Thanks Leo for the response. The Jadot Bonnes Mares 2004 has an enthralling nose: interwoven aromas of spice, of cherry, raspberry and mineral, but perhaps not fully followed through on the palate last night. The texture is refined, and the finish is good. I am wondering however if the bottle I opened was just slightly muted for whatever reason, or if the wine has entered some sort of closed phase… But it certainly promises much on the nose. Interestingly my sister preferred this wine to the Clos, which she described as ‘earthy’ …

The Clos Fourtet I found very rich – hardly earthy – but there are both mineral and smoky components I find appealing. Here we have a St Emilion coming from the limestone plateau which was able to digest the heat of the vintage rather successfully albeit with some hints of “over-the-topness” but they remain hints. When tasted from barrel, I knew I wanted to buy a six pack because of the structure this wine exuded, and it has not disappointed from bottle.

Will likely get more precise notes later today upon re-tasting because these wines were enjoyed with prime rib over dinner, without a notepad.

Speaking of enjoyment, we happily started things off with Inflorescence Champagne Blanc de Noirs by Cédric Bouchard, the grower in the Côte des Bars part of Champagne who has obtained much praise recently. It is said that all of his Champagnes are single-vineyard and made from single grape varieties. I found it to be a lovely holiday Champagne for the entire family, in part because it can make the transition for people coming of age accustomed to drinking sparkling apple cider easier. I am not trying to be flippant, but this bottle showed very pronounced apple aspects. A somewhat dark, golden tone, the Champagne gives off aromas of citrus, mineral and biscuit, but on the palate, there is an unmistakable apple component in a rich, very fruity style that, perhaps because of all the fruit flavors, borders on the sweeter side of the Brut spectrum. The finish was fine, and although I did not experience some great Champagne revelation, Inflorescence certainly is easy to drink and encourages further enjoyment with each sip. The bottle was enjoyed rather quickly…

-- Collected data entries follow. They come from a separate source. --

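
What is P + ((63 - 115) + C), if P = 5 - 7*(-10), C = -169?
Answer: -146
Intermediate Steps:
P = 75 (P = 5 + 70 = 75)
P + ((63 - 115) + C) = 75 + ((63 - 115) - 169) = 75 + (-52 - 169) = 75 - 221 = -146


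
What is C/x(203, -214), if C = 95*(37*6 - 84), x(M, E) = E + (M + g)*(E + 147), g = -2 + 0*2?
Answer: -13110/13681 ≈ -0.95826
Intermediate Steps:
g = -2 (g = -2 + 0 = -2)
x(M, E) = E + (-2 + M)*(147 + E) (x(M, E) = E + (M - 2)*(E + 147) = E + (-2 + M)*(147 + E))
C = 13110 (C = 95*(222 - 84) = 95*138 = 13110)
C/x(203, -214) = 13110/(-294 - 1*(-214) + 147*203 - 214*203) = 13110/(-294 + 214 + 29841 - 43442) = 13110/(-13681) = 13110*(-1/13681) = -13110/13681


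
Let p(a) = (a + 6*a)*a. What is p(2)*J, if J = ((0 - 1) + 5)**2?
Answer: 448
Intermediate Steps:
p(a) = 7*a**2 (p(a) = (7*a)*a = 7*a**2)
J = 16 (J = (-1 + 5)**2 = 4**2 = 16)
p(2)*J = (7*2**2)*16 = (7*4)*16 = 28*16 = 448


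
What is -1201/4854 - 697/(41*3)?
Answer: -9569/1618 ≈ -5.9141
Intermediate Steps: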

Ah ha, tasted again today and guess what? The Bonnes Mares bottle was faulty. Not corked, just something off. So I opened the second of my three bottles when two very dear friends came over, and we discovered how lovely that Bonnes Mares by Louis Jadot was: fine subtle cherry notes combined with cinnamon spice. Just a great bottle of Burgundy in a very difficult vintage. Not a trace of meanie greenie… I still like the Clos Fourtet, but over time, the Bonnes Mares has an edge: it is more refined.